You can knead the dough using your standmixer or knead by hand. COMBINE flour with salt and ADD about 4 tablespoons olive oil. ADD the yeast mixture and knead until it’s elastic and smooth, this will take at least 5 minutes. PLACE the dough ball in the bowl and cover with a damp warm kitchen towel. Let it rise for 45 minutes to an hour, or until doubled in size.

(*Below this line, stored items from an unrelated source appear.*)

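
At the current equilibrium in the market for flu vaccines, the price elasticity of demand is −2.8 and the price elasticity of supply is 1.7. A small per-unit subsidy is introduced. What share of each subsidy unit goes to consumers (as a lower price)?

Consumer share = 17/45

For a small subsidy around the equilibrium, the benefit split depends on the relative slopes, which at a point are proportional to the elasticities.
Buyer share = εs/(εs + |εd|) = 1.7/(1.7 + 2.8) = 17/45; seller share = |εd|/(εs + |εd|) = 28/45.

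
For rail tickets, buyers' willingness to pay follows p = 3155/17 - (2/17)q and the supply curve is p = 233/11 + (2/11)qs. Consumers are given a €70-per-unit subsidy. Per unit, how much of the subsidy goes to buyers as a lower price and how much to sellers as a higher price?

Buyers gain €27.5 per unit; sellers gain €42.5 per unit

Pre-subsidy: 3155/17 - (2/17)q = 233/11 + (2/11)q gives q* = 549 and p* = 121.
With the rebate, buyers effectively pay pb = ps − 70, where ps is the price sellers receive.
On the curves, pb = 3155/17 - (2/17)q and ps = 233/11 + (2/11)q; the wedge ps − pb = 70 gives 233/11 + (2/11)q − (3155/17 - (2/17)q) = 70, so q' = 782.75.
Then pb = 3155/17 − (2/17)·782.75 = 93.5 and ps = 233/11 + (2/11)·782.75 = 163.5.
Buyers' price falls by p* − pb = 121 − 93.5 = 27.5; sellers' price rises by ps − p* = 163.5 − 121 = 42.5.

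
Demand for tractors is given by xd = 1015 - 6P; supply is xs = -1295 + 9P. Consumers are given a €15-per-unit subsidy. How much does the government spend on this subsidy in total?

Pre-subsidy: 1015 - 6P = -1295 + 9P gives P* = 154, x* = 91.
With the rebate, buyers effectively pay Pb = Ps − 15, where Ps is the price sellers receive.
Demand in terms of Ps becomes xd = 1015 − 6(Ps − 15) = 1105 - 6Ps. Setting this equal to supply: 1105 - 6Ps = -1295 + 9Ps, so Ps = 160.
Buyers pay Pb = 160 − 15 = 145; x' = -1295 + 9·160 = 145.
Government outlay = subsidy × quantity = 15 × 145 = 2175.

Government cost = €2175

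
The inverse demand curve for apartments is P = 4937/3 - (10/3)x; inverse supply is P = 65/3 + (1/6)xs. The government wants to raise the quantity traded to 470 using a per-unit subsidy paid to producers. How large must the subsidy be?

Required subsidy s = 21 per unit

At x = 470, from the demand curve buyers pay Pb = 4937/3 − (10/3)·470 = 79; from the supply curve sellers need Ps = 65/3 + (1/6)·470 = 100.
The subsidy must fill the gap: s = Ps − Pb = 100 − 79 = 21.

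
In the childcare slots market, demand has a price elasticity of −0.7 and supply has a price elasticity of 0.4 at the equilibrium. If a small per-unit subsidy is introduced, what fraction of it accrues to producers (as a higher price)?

For a small subsidy around the equilibrium, the benefit split depends on the relative slopes, which at a point are proportional to the elasticities.
Buyer share = εs/(εs + |εd|) = 0.4/(0.4 + 0.7) = 4/11; seller share = |εd|/(εs + |εd|) = 7/11.
So producers capture 7/11 of the subsidy.

Producer share = 7/11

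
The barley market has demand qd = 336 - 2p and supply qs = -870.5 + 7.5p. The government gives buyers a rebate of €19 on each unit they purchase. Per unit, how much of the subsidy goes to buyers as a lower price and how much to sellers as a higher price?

Buyers gain €15 per unit; sellers gain €4 per unit

Pre-subsidy: 336 - 2p = -870.5 + 7.5p gives p* = 127, q* = 82.
With the rebate, buyers effectively pay pb = ps − 19, where ps is the price sellers receive.
Demand in terms of ps becomes qd = 336 − 2(ps − 19) = 374 - 2ps. Setting this equal to supply: 374 - 2ps = -870.5 + 7.5ps, so ps = 131.
Buyers pay pb = 131 − 19 = 112; q' = -870.5 + 7.5·131 = 112.
Buyers' price falls by p* − pb = 127 − 112 = 15; sellers' price rises by ps − p* = 131 − 127 = 4.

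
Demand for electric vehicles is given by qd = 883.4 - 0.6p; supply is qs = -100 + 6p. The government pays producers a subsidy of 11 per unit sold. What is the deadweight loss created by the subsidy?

Deadweight loss = 33

Pre-subsidy: 883.4 - 0.6p = -100 + 6p gives p* = 149, q* = 794.
With the subsidy, sellers receive ps = pb + 11 for each unit, where pb is the price buyers pay.
Supply in terms of pb becomes qs = -100 + 6(pb + 11) = -34 + 6pb. Setting this equal to demand: 883.4 - 0.6pb = -34 + 6pb, so pb = 139.
Sellers receive ps = 139 + 11 = 150; q' = 883.4 − 0.6·139 = 800.
The subsidy expands output by 800 − 794 = 6 past the efficient level; on those units the gap between marginal cost and willingness to pay runs from 0 up to 11.
DWL = ½ × 11 × 6 = 33.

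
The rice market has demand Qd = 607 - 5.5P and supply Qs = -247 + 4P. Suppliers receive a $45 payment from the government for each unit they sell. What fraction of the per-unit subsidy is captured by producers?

Producer share = 11/19

Pre-subsidy: 607 - 5.5P = -247 + 4P gives P* = 1708/19, Q* = 2139/19.
With the subsidy, sellers receive Ps = Pb + 45 for each unit, where Pb is the price buyers pay.
Supply in terms of Pb becomes Qs = -247 + 4(Pb + 45) = -67 + 4Pb. Setting this equal to demand: 607 - 5.5Pb = -67 + 4Pb, so Pb = 1348/19.
Sellers receive Ps = 1348/19 + 45 = 2203/19; Q' = 607 − 5.5·(1348/19) = 4119/19.
Buyers' price falls by P* − Pb = 1708/19 − 1348/19 = 360/19; sellers' price rises by Ps − P* = 2203/19 − 1708/19 = 495/19.
So producers capture (495/19)/45 = 11/19 of each unit of subsidy.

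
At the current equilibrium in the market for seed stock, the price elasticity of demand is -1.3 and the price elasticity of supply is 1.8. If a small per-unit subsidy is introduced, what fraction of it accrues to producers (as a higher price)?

Producer share = 13/31

For a small subsidy around the equilibrium, the benefit split depends on the relative slopes, which at a point are proportional to the elasticities.
Buyer share = εs/(εs + |εd|) = 1.8/(1.8 + 1.3) = 18/31; seller share = |εd|/(εs + |εd|) = 13/31.
So producers capture 13/31 of the subsidy.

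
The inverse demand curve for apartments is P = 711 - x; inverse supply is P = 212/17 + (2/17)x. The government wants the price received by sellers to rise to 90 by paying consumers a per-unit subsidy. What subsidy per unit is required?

At a seller price of 90, quantity supplied is -106 + 8.5·90 = 659.
Buyers absorb 659 only when they pay Pb = 711 − 1·659 = 52.
s = Ps − Pb = 90 − 52 = 38.

Required subsidy s = 38 per unit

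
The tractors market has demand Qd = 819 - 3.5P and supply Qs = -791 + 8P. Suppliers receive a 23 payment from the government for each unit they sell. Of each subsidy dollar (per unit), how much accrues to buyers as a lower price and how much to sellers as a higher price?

Buyers gain 16 per unit; sellers gain 7 per unit

Pre-subsidy: 819 - 3.5P = -791 + 8P gives P* = 140, Q* = 329.
With the subsidy, sellers receive Ps = Pb + 23 for each unit, where Pb is the price buyers pay.
Supply in terms of Pb becomes Qs = -791 + 8(Pb + 23) = -607 + 8Pb. Setting this equal to demand: 819 - 3.5Pb = -607 + 8Pb, so Pb = 124.
Sellers receive Ps = 124 + 23 = 147; Q' = 819 − 3.5·124 = 385.
Buyers' price falls by P* − Pb = 140 − 124 = 16; sellers' price rises by Ps − P* = 147 − 140 = 7.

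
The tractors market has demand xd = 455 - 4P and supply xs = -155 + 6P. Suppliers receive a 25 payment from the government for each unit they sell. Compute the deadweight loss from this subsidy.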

Meanwhile make the filling. COMBINE minced lamb with ground coriander, cumin and chili. PEEL and finely chop the onions and garlic cloves. Finely CHOP the mint and parsley and ADD it all together along with the tomato paste. SEASON with pepper and salt and let the flavors enhance.
PRE-HEAT the oven to 220 degrees celsius or 430 degrees fahrenheit.
Finishing the Turkish pide — 30 minutes
DIVIDE the dough into 4 equal pieces and roll each piece into an oblong piece, about 4 mm thick. (0.15 inch) DIVIDE the lamb mixture onto the dough and leave the edges free.
FOLD the sides inwards to close the pide and use some olive oil to stick the dough together. COAT the lamb and dough with olive oil.
BAKE the breads in the oven for about 20 minutes, or until beautiful golden brown. Enjoy!